2 - Libertar o Estado dos interesses corporativos
e privados que se sentam à mesa do orçamento.
O que se passou
com algumas parcerias-público privadas, com as célebres rendas da energia, com
benefícios fiscais que se mantêm para grandes grupos económicos sabe-se lá
porquê e com a desgraça que foi o suposto desenvolvimento baseado no betão e na
construção civil, serviram essencialmente para transferir milhares de milhões
de dinheiro dos contribuintes para empresas privadas. O mesmo se passa com as
consultadorias de gestão, fiscais, informáticas ou legais que o Estado paga a
peso de ouro. E também a captura que muitas corporações profissionais fazem da
máquina e dinheiros públicos em áreas como a Justiça ou a Saúde. Não há país
para alimentar tanta gente, tão bem paga e tão pouco escrutinada.

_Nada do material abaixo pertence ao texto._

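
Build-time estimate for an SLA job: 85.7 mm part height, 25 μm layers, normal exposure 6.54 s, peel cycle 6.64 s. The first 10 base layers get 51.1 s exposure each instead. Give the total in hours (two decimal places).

Layers = ⌈85.7/0.025⌉ = 3428.
Burn-in layers = 10 × (51.1 + 6.64), so 577.4 s.
Regular layers = 3418 × (6.54 + 6.64) = 45049.24 s.
Total = 577.4 + 45049.24 = 45626.64 s = 12.67 hours.

12.67 hours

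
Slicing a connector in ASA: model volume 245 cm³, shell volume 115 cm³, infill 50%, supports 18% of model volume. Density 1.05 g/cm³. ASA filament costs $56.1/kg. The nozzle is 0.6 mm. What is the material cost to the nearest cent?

$13.20

Infill region = 245 − 115, so 130 cm³.
Deposited infill: 0.50 × 130 → 65 cm³.
Support: 0.18 × 245 → 44.1 cm³.
Total printed volume: 115 + 65 + 44.1 → 224.1 cm³.
Mass = 224.1 × 1.05 = 235.305 g.
At $56.1/kg: 235.305/1000 × 56.1 = $13.20.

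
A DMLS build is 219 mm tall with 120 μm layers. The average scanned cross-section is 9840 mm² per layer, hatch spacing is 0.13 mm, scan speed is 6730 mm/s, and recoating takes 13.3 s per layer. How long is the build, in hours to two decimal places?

12.44 hours

Layer count = ceil(219 / 0.12) = 1825.
Per-layer scan distance = 9840 / 0.13, so 75692.3 mm.
Laser time per layer = 75692.3 / 6730, so 11.247 s.
Time per layer = 11.247 + 13.3 = 24.547 s.
Total: 1825 × 24.547 s = 44798.275 s → 12.44 hours.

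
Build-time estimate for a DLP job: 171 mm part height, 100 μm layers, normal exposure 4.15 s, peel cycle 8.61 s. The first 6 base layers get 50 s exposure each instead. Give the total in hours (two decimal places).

Number of layers: 171 / 0.1 → 1710 (rounded up).
Base layers: 6 × (50 + 8.61) → 351.66 s.
Normal layers = 1704 × (4.15 + 8.61), so 21743.04 s.
Sum: 351.66 + 21743.04 = 22094.7 s → 6.14 hours.

6.14 hours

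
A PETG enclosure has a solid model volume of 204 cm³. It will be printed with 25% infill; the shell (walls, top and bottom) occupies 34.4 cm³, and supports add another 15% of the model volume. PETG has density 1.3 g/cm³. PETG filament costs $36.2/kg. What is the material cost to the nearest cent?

$5.05

Volume inside the shell = 204 − 34.4, so 169.6 cm³.
Deposited infill = 0.25 × 169.6 = 42.4 cm³.
Support = 0.15 × 204, so 30.6 cm³.
Total printed volume: 34.4 + 42.4 + 30.6 → 107.4 cm³.
Mass = 107.4 × 1.3, so 139.62 g.
Cost = 139.62 g / 1000 × $36.2/kg = $5.05.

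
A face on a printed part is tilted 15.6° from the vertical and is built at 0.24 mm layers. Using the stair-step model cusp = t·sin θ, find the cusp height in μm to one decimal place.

64.5 μm

sin(15.6°) = 0.2689, so cusp = 0.24 × 0.2689 = 0.064536 mm → 64.5 μm.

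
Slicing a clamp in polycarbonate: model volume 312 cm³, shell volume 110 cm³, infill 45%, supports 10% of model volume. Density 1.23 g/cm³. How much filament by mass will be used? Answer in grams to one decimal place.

285.5 g

Interior volume = 312 − 110 = 202 cm³.
Deposited infill = 0.45 × 202 = 90.9 cm³.
Support = 0.10 × 312, so 31.2 cm³.
Total printed volume = 110 + 90.9 + 31.2 = 232.1 cm³.
Mass = 232.1 × 1.23 = 285.483 g.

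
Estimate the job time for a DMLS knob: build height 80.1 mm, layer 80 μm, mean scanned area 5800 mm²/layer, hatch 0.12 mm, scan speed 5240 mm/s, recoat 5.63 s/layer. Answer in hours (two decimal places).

4.13 hours

Number of layers: 80.1 / 0.08 → 1002 (rounded up).
Per-layer scan distance = 5800 / 0.12 = 48333.3 mm.
Per-layer scan time: 48333.3 / 5240 → 9.2239 s.
Layer cycle = 9.2239 + 5.63, so 14.8539 s.
Build time = 1002 × 14.8539 = 14883.6078 s = 4.13 hours.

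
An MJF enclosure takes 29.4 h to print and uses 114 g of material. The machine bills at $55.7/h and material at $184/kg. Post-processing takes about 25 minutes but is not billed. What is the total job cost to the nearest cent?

Time charge = 55.7 × 29.4, so $1637.58.
Material charge: 184 × 114/1000 → $20.976.
Total = 1637.58 + 20.976 = 1658.556 ≈ $1658.56.

$1658.56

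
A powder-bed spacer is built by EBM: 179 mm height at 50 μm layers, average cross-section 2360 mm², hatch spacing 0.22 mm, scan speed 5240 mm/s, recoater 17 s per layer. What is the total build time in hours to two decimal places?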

3 - Libertar consumidores e empresas dos abusos de
monopólios e de posições dominantes em vários sectores.
Energia cara,
combustíveis caros, telecomunicações caras, portagens caras, contratos leoninos
entre a grande distribuição e os seus fornecedores... Os accionistas e gestores
são sempre muito liberais quando falam do Estado e do sector do vizinho. Mas
quando toca à própria empresa, tudo fazem para evitar a concorrência e para
abusar das posições dominantes que mantêm. A asfixia de muitas PME não acontece
apenas pela carga fiscal e burocrática. Muitos fornecimentos de serviços
básicos são feitos também com uma transferência ilegítima de recursos para os
"grandes".
Pois é, esta é a
agenda difícil, que não se resolve num Conselho de Ministros com mais um
aumento do IVA. É a agenda que pode mexer a sério com interesses instalados e
muito bem organizados. Tão bem organizados que ajudaram a trazer o país ao
ponto em que estamos. Mas sem ela tudo isto poderá ter sido em vão.